Mereka memperagakan teater realisme, tetapi mereka mengkombinasikannya dengan akting tradisional seperti menari dan menyanyi dengan kadang-kadang berakting sandiwara seperti dalam ketoprak. Mereka menghafal dialog-dialog tapi mereka mengaktualisasikannya dengan mengimprovisasikan kalimat dan gerakan-gerakan tubuh. Sebagai bahasa pengantar, mereka memakai bahasa Indonesia dan bahasa Jawa sekaligus, bukan hanya dalam batas kosa kata tapi juga dalam sintaksis, ritme bicara dan aksen.

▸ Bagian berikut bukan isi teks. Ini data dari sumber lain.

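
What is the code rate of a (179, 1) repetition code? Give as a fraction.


Rate = k/n = 1/179

1/179


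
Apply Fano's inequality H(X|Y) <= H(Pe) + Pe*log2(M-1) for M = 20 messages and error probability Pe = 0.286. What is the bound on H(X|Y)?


H(Pe) = -Pe*log2(Pe) - (1-Pe)*log2(1-Pe) = -0.286*log2(0.286) - 0.714*log2(0.714) = 0.516491 + 0.347007 = 0.8635. Pe*log2(M-1) = 0.286*log2(19) = 1.214907. Bound = H(Pe) + Pe*log2(M-1) = 0.516491 + 0.347007 + 1.214907 = 2.0784

2.0784 bits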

Berangkat dari apa yang dilakukan oleh Gandrik, Bakdi Soemanto (2000:55) mengatakan bahwa teater Gandrik merupakan fenomena teatrikal pada masa transisi ketika kelompok-kelompok etnik kepulauan ini berada dalam proses menjadi Indonesia. Ini juga merupakan fenomena kebudayaan saat globalisasi direfleksikan. Kelompok gandrik adalah hasil dialog jangka panjang di tengah-tengah kebudayaan yang akan datang melewati zaman-zaman, gelombang-gelombang yang tampaknya tak putus-putus. Ia merupakan sebuah gambaran postmodernisme. Perspektif postmodernisme dalam hal ini adalah terangkatnya kearifan lokal yang tidak serta-merta menjunjung tinggi logosentrisme, strukturalis, dan konvensionalisme dalam teater. Fenomena Gandrik menunjukkan bahwa ia adalah kelompok teater yang postmodernisme.

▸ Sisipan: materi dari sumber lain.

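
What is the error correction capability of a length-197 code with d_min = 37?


Correction capability = floor((d-1)/2) = floor((37-1)/2) = 18

18 errors


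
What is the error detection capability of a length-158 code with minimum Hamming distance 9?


Detection capability = d_min - 1 = 9 - 1 = 8

8 errors


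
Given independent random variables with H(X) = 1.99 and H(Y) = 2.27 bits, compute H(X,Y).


For independent variables, H(X,Y) = H(X) + H(Y) = 1.99 + 2.27 = 4.26

4.26 bits


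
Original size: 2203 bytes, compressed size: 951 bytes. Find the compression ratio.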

Melihat kedua kelompok teater di atas, adalah sebuah fenomena peteateran Indonesia yang mengambil sikap dan bentuk pementasan teater berperspektif postmodernisme yang menunjukkan adanya pergeseran perspektif dari modernisme ke postmodernisme.

Penutup
Meski kedua kelompok tersebut sudah merambah kepada tataran konsep postmodernisme, tetap saja penilaian akhir sebuah pertunjukan berada di tangan penonton. Penonton sebagai komunitas masyarakat kecil yang hadir saat pertunjukan berlangsung akan menjadi penentu nilai keberhasilan sebuah pertunjukan teater. Namun, perlu disadari bahwa masyarakat (Indonesia) kita yang bertebaran di wilayah nusantara hingga saat ini belum seluruhnya memiliki konsep pemikiran, idealisme, dan pandangan postmodernisme. Bahkan yang lebih parah adalah belum mencapai tingkatan modernisme.
Tetapi, saya percaya, suatu saat nanti masyarakat kita akan lebih memahami konsep, makna, dan idealisme tersebut melalui pementasan-pementasan teater Gandrik ataupun Garasi, meski waktu itu belum bisa dipastikan, entah kapan.